Although the epee will usually be clued in a straightforward way (once you've learned the above lingo of course), some of the more playful clues I've encountered include...

  • It serves a duel purpose
  • Pointless event
  • Foil cousin
  • It may be waved at the Olympics
  • Passado poker

Of course, it always helps being told the answer in advance ;-)

If you see an epee on the board in a game of Scrabble or Words With Friends, don't hesitate to capitalize on the front hook opportunity of TEPEE (a conical shaped Native American tent), which can also be spelled TEEPEE or TIPI.

And don't forget that the person actually doing the fencing can garner you an easy 50 points too; the fencer is called an EPEEIST!

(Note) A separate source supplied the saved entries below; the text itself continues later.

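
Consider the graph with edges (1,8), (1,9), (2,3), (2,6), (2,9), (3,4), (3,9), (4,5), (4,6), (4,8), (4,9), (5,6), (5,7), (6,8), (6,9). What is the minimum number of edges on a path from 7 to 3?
3 (path: 7 -> 5 -> 4 -> 3, 3 edges)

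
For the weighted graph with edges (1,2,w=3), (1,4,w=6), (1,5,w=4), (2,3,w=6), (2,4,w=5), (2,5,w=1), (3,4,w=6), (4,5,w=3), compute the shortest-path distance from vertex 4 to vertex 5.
3 (path: 4 -> 5; weights 3 = 3)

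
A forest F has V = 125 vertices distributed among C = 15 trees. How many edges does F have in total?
110 (Each of the 15 component trees on V_i vertices has V_i - 1 edges; summing gives V - C = 125 - 15 = 110)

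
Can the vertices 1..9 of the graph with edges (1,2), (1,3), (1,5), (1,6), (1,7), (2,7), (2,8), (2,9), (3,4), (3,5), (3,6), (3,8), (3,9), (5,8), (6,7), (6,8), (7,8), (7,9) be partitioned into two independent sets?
No (odd cycle of length 3: 2 -> 1 -> 7 -> 2)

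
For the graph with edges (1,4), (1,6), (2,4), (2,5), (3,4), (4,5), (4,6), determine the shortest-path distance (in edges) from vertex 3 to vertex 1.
2 (path: 3 -> 4 -> 1, 2 edges)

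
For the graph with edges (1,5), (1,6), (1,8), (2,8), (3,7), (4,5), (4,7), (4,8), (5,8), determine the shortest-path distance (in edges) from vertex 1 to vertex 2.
2 (path: 1 -> 8 -> 2, 2 edges)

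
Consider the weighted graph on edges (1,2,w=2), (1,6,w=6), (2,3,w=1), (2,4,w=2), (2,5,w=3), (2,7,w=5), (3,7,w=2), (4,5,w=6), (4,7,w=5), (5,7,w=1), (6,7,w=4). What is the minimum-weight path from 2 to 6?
7 (path: 2 -> 3 -> 7 -> 6; weights 1 + 2 + 4 = 7)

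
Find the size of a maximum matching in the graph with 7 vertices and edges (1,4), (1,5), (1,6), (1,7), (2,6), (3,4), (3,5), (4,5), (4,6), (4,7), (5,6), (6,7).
3 (matching: (1,7), (3,4), (5,6); upper bound floor(n/2) = floor(7/2) = 3)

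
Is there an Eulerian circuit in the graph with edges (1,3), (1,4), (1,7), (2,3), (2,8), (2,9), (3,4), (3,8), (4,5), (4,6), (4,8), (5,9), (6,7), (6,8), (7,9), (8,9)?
No (6 vertices have odd degree: {1, 2, 4, 6, 7, 8}; Eulerian circuit requires 0)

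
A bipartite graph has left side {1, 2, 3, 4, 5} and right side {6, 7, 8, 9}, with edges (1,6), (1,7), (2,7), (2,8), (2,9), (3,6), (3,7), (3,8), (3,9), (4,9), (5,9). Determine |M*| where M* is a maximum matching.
4 (matching: (1,7), (2,8), (3,6), (4,9); upper bound min(|L|,|R|) = min(5,4) = 4)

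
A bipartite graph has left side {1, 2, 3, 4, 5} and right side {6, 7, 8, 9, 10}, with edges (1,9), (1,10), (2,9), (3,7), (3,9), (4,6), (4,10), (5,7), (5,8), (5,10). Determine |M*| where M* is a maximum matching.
5 (matching: (1,10), (2,9), (3,7), (4,6), (5,8); upper bound min(|L|,|R|) = min(5,5) = 5)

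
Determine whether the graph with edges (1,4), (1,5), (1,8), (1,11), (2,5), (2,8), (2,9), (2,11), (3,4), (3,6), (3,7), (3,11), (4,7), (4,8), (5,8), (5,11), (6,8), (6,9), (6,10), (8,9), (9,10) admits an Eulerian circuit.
Yes (the graph is connected and all 11 vertices have even degree)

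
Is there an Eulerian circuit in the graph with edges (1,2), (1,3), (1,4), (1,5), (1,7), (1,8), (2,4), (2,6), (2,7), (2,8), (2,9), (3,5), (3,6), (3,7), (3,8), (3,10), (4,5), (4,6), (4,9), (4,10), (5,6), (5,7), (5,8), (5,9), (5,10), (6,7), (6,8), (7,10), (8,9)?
Yes (the graph is connected and all 10 vertices have even degree)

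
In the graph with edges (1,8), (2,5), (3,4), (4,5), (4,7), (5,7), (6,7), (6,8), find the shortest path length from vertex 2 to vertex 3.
3 (path: 2 -> 5 -> 4 -> 3, 3 edges)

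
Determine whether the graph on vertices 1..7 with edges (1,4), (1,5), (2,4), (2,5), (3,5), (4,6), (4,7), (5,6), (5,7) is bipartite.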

Word of the Day for April 10

ERN(E) /urn/ n. a predatory sea-bird, especially the white-tailed eagle

White tailed eagle

Today's word appears in crosswords in both variants, ern and erne, and is usually clued in a straightforward way, such as [Sea eagle], [Coastal bird], or [Cousin of the bald eagle].

It does, however, often pay to know that a bird of prey is sometimes referred to as a RAPTOR, as in [Raptor of the sea] or [Raptorial seabird].

While investigating this word I discovered a rather handsome Scrabbly extension you might enjoy: VELOCIRAPTOR (a fierce predatory dinosaur). Not bad huh?